WATCH: Senators Make Emotional Case for Helping Refugees
By Gabe Cahn, HIAS.org
Sep 28, 2016
During a hearing on the U.S. refugee resettlement program on Capitol Hill on September 28, several senators made personal pleas—some citing their own family history—in support of welcoming refugees to the United States.
Senator Dick Durbin (D-IL) mentioned the letter organized by HIAS that was signed by more than 1,200 U.S. rabbis, and Senator Richard Blumenthal (D-CT), spoke of his own father’s journey escaping the Holocaust and coming to America.
Senator Al Franken (D-MN) also made impassioned remarks, “I just think that this is really a matter of values when you come right down to it, and I think our country is enriched by refugees like my grandfather,” he told the committee. “I think we have to do a gut check here, and see who we are as a people.”
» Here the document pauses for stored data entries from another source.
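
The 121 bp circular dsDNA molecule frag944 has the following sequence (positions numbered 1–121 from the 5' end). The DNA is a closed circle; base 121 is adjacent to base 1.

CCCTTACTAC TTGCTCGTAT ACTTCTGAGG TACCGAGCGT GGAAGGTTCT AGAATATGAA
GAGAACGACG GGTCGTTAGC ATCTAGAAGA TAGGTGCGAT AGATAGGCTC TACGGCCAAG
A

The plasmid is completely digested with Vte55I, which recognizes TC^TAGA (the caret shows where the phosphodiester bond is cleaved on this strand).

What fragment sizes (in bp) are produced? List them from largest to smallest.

Vte55I sites (TCTAGA) start at positions 48, 82.
Vte55I cuts after base 2 of each site, so after positions 49, 83.
Circular molecule, 2 cuts → 2 fragments:
  50–83 → 34 bp
  84–121 then 1–49 → 38 + 49 = 87 bp
Sorted largest to smallest: 87, 34 bp.

87, 34 bp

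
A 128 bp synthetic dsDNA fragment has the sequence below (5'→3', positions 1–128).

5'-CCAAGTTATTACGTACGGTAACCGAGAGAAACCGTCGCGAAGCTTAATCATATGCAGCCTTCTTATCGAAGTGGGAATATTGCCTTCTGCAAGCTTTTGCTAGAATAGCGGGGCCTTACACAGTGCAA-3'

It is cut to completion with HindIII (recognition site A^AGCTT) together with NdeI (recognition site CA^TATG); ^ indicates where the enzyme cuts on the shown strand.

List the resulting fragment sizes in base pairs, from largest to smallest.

41, 40, 37, 10 bp

HindIII sites (AAGCTT) start at positions 40, 91.
HindIII cuts after the first base of each site, so after positions 40, 91.
The NdeI site (CATATG) starts at position 49.
NdeI cuts after base 2 of each site, so after position 50.
Combined cut positions: 40, 50, 91.
Linear molecule, 3 cuts → 4 fragments:
  1–40 → 40 bp
  41–50 → 10 bp
  51–91 → 41 bp
  92–128 → 37 bp
Sorted largest to smallest: 41, 40, 37, 10 bp.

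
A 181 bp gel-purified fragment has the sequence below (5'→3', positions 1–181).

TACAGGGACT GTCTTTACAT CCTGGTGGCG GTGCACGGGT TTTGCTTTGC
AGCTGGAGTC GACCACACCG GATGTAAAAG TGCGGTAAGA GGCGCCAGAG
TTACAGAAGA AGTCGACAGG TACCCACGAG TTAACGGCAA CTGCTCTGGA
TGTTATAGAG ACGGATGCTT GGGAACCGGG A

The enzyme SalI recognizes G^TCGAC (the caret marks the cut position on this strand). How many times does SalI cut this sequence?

GTCGAC occurs starting at positions 58, 112.
SalI cuts at 2 sites.

2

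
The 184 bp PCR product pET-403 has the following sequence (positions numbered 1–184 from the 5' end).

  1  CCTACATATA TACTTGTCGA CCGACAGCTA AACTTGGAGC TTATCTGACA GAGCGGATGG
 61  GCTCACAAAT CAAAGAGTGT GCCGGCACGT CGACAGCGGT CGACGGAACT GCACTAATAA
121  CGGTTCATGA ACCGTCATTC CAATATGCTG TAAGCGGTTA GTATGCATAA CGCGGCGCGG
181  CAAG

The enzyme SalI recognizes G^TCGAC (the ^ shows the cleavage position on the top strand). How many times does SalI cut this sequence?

GTCGAC occurs starting at positions 16, 89, 99.
SalI cuts at 3 sites.

3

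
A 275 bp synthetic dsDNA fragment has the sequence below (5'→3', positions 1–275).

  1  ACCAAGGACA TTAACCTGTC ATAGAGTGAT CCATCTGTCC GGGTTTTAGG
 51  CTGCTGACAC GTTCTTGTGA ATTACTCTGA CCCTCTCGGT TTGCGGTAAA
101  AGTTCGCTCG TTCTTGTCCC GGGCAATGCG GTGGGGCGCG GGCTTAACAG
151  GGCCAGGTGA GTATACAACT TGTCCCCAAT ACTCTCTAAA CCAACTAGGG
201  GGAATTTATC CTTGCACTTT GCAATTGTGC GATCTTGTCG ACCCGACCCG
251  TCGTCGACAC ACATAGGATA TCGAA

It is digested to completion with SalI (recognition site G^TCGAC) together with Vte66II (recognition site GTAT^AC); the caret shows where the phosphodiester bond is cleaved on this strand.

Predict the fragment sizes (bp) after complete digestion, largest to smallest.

164, 73, 22, 16 bp

SalI sites (GTCGAC) start at positions 237, 253.
SalI cuts after the first base of each site, so after positions 237, 253.
The Vte66II site (GTATAC) starts at position 161.
Vte66II cuts after base 4 of each site, so after position 164.
Combined cut positions: 164, 237, 253.
Linear molecule, 3 cuts → 4 fragments:
  1–164 → 164 bp
  165–237 → 73 bp
  238–253 → 16 bp
  254–275 → 22 bp
Sorted largest to smallest: 164, 73, 22, 16 bp.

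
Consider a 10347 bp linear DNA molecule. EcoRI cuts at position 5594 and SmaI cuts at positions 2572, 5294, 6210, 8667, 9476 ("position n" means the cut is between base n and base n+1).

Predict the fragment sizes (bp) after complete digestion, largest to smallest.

Combined cut positions (sorted): 2572, 5294, 5594, 6210, 8667, 9476.
Linear molecule, 6 cuts → 7 fragments:
  2572 − 0 = 2572 bp
  5294 − 2572 = 2722 bp
  5594 − 5294 = 300 bp
  6210 − 5594 = 616 bp
  8667 − 6210 = 2457 bp
  9476 − 8667 = 809 bp
  10347 − 9476 = 871 bp
Sorted largest to smallest: 2722, 2572, 2457, 871, 809, 616, 300 bp.

2722, 2572, 2457, 871, 809, 616, 300 bp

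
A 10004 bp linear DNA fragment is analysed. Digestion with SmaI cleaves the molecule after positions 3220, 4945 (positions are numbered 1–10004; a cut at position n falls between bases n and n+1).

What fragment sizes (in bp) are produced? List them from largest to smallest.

5059, 3220, 1725 bp

Linear molecule, 2 cuts → 3 fragments:
  3220 − 0 = 3220 bp
  4945 − 3220 = 1725 bp
  10004 − 4945 = 5059 bp
Sorted largest to smallest: 5059, 3220, 1725 bp.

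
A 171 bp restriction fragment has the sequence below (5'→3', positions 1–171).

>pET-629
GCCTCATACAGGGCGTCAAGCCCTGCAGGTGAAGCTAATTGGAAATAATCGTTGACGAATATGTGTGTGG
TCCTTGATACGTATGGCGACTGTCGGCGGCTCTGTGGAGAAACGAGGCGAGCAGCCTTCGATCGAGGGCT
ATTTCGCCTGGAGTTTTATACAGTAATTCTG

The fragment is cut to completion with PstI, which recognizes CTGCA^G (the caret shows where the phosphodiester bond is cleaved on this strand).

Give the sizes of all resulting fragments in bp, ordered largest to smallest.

The PstI site (CTGCAG) starts at position 23.
PstI cuts after base 5 of each site (before the last base), so after position 27.
Linear molecule, 1 cut → 2 fragments:
  1–27 → 27 bp
  28–171 → 144 bp
Sorted largest to smallest: 144, 27 bp.

144, 27 bp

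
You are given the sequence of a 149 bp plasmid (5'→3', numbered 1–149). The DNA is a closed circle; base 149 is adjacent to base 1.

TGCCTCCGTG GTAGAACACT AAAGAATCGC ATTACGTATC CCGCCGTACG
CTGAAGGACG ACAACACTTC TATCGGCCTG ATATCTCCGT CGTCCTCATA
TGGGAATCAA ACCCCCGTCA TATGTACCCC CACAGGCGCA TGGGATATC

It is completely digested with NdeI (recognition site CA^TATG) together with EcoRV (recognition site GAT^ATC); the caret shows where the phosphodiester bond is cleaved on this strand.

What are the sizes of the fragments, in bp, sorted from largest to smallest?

85, 26, 22, 16 bp

NdeI sites (CATATG) start at positions 97, 119.
NdeI cuts after base 2 of each site, so after positions 98, 120.
EcoRV sites (GATATC) start at positions 80, 144.
EcoRV cuts after base 3 of each site, so after positions 82, 146.
Combined cut positions: 82, 98, 120, 146.
Circular molecule, 4 cuts → 4 fragments:
  83–98 → 16 bp
  99–120 → 22 bp
  121–146 → 26 bp
  147–149 then 1–82 → 3 + 82 = 85 bp
Sorted largest to smallest: 85, 26, 22, 16 bp.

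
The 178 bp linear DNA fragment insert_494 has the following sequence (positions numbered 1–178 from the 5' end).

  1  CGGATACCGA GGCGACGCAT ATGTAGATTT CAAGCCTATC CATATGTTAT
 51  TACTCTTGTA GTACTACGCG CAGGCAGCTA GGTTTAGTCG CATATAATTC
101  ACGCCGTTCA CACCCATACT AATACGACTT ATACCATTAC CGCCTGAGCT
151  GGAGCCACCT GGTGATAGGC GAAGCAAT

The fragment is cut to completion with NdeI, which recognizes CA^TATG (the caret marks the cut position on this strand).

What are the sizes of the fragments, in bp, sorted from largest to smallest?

NdeI sites (CATATG) start at positions 18, 41.
NdeI cuts after base 2 of each site, so after positions 19, 42.
Linear molecule, 2 cuts → 3 fragments:
  1–19 → 19 bp
  20–42 → 23 bp
  43–178 → 136 bp
Sorted largest to smallest: 136, 23, 19 bp.

136, 23, 19 bp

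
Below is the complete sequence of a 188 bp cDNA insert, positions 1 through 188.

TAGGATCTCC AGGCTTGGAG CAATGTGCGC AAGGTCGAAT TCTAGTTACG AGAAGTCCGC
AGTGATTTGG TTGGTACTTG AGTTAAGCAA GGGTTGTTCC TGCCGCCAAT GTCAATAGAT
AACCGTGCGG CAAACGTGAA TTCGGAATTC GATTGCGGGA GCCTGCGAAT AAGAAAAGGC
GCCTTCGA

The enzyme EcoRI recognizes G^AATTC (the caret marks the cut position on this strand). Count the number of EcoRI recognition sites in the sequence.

GAATTC occurs starting at positions 37, 138, 145.
EcoRI cuts at 3 sites.

3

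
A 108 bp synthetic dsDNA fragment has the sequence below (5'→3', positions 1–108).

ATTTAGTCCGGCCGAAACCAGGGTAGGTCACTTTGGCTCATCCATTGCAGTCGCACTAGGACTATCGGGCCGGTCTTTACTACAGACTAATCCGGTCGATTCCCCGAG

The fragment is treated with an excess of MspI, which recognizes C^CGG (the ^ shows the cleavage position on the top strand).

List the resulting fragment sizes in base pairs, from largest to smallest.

62, 22, 16, 8 bp

MspI sites (CCGG) start at positions 8, 70, 92.
MspI cuts after the first base of each site, so after positions 8, 70, 92.
Linear molecule, 3 cuts → 4 fragments:
  1–8 → 8 bp
  9–70 → 62 bp
  71–92 → 22 bp
  93–108 → 16 bp
Sorted largest to smallest: 62, 22, 16, 8 bp.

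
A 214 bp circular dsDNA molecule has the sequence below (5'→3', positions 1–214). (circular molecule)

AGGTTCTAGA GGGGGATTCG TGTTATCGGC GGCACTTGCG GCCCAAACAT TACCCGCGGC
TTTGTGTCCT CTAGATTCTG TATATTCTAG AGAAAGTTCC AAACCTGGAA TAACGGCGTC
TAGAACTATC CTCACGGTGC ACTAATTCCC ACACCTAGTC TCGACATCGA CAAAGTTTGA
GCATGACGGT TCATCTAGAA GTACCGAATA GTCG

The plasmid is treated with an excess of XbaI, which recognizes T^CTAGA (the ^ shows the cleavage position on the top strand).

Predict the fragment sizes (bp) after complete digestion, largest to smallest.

75, 65, 33, 25, 16 bp

XbaI sites (TCTAGA) start at positions 5, 70, 86, 119, 194.
XbaI cuts after the first base of each site, so after positions 5, 70, 86, 119, 194.
Circular molecule, 5 cuts → 5 fragments:
  6–70 → 65 bp
  71–86 → 16 bp
  87–119 → 33 bp
  120–194 → 75 bp
  195–214 then 1–5 → 20 + 5 = 25 bp
Sorted largest to smallest: 75, 65, 33, 25, 16 bp.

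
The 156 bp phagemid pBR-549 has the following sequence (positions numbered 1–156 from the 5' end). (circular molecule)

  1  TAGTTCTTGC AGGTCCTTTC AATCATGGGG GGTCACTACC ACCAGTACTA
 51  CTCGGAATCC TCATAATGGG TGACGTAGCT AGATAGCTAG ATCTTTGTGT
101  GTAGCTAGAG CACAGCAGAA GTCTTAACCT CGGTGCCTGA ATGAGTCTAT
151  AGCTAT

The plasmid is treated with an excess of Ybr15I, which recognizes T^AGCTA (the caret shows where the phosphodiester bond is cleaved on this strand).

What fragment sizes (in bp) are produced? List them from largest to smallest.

82, 48, 18, 8 bp

Ybr15I sites (TAGCTA) start at positions 76, 84, 102, 150.
Ybr15I cuts after the first base of each site, so after positions 76, 84, 102, 150.
Circular molecule, 4 cuts → 4 fragments:
  77–84 → 8 bp
  85–102 → 18 bp
  103–150 → 48 bp
  151–156 then 1–76 → 6 + 76 = 82 bp
Sorted largest to smallest: 82, 48, 18, 8 bp.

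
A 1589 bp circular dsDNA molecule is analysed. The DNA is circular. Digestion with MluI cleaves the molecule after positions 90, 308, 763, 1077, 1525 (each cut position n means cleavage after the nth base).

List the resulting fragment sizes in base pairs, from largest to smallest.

455, 448, 314, 218, 154 bp

Circular molecule, 5 cuts → 5 fragments:
  308 − 90 = 218 bp
  763 − 308 = 455 bp
  1077 − 763 = 314 bp
  1525 − 1077 = 448 bp
  wrap: 1589 − 1525 + 90 = 154 bp
Sorted largest to smallest: 455, 448, 314, 218, 154 bp.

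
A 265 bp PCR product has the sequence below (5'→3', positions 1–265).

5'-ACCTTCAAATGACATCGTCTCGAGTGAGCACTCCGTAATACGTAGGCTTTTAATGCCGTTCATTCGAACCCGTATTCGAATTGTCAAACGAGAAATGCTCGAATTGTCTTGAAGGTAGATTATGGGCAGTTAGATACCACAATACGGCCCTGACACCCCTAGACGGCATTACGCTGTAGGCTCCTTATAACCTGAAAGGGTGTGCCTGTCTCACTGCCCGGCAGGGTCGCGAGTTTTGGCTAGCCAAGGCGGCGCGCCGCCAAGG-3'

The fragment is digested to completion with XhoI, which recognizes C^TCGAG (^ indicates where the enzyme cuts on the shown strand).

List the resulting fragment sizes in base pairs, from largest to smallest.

246, 19 bp

The XhoI site (CTCGAG) starts at position 19.
XhoI cuts after the first base of each site, so after position 19.
Linear molecule, 1 cut → 2 fragments:
  1–19 → 19 bp
  20–265 → 246 bp
Sorted largest to smallest: 246, 19 bp.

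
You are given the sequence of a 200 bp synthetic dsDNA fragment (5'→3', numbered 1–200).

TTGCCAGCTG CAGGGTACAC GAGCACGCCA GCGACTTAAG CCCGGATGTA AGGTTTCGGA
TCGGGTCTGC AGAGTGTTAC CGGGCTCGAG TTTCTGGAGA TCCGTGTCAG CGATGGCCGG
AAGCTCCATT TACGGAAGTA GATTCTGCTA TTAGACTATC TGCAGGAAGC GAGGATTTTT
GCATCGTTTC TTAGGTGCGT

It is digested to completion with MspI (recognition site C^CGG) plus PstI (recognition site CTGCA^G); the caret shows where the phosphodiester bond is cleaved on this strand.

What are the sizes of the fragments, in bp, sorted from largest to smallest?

MspI sites (CCGG) start at positions 42, 80, 117.
MspI cuts after the first base of each site, so after positions 42, 80, 117.
PstI sites (CTGCAG) start at positions 8, 67, 160.
PstI cuts after base 5 of each site (before the last base), so after positions 12, 71, 164.
Combined cut positions: 12, 42, 71, 80, 117, 164.
Linear molecule, 6 cuts → 7 fragments:
  1–12 → 12 bp
  13–42 → 30 bp
  43–71 → 29 bp
  72–80 → 9 bp
  81–117 → 37 bp
  118–164 → 47 bp
  165–200 → 36 bp
Sorted largest to smallest: 47, 37, 36, 30, 29, 12, 9 bp.

47, 37, 36, 30, 29, 12, 9 bp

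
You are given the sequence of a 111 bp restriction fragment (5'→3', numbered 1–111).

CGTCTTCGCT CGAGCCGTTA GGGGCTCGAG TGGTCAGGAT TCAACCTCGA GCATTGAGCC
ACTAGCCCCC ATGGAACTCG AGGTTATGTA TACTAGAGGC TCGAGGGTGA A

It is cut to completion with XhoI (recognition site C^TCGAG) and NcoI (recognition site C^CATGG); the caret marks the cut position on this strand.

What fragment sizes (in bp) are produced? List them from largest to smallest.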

“Are we a country that’s just terrified?” Franken asked the committee, “Are we political leaders, office holders, whose job it is to give in to terrorists and tell them that we are not going to live up to our values that are there on the Statue of Liberty? Or are we going to be a bigger people?”
Referring to HIAS’ rabbi letter, Senator Durbin, said, “Last year the senate received a letter from more than 1,000 Jewish rabbis who opposed restrictions on refugee resettlement...These rabbis said, ‘In 1939, our country could not tell the difference between an actual enemy and the victims of an enemy. Today, let us not make the same mistake.”
Finally, Senator Richard Blumenthal (D-CT) took the opportunity to recall his own family’s history. “I’m proud to say that my dad came to this country in 1935,” said Senator Blumenthal. “He was 17 years old, he spoke virtually no English, had not much more than the shirt on his back and knew essentially no one. This great country gave him a chance to succeed...his parents and immediate family were refugees when he enabled them to come here by borrowing money that he could scarcely pay back on the eve of the Holocaust.”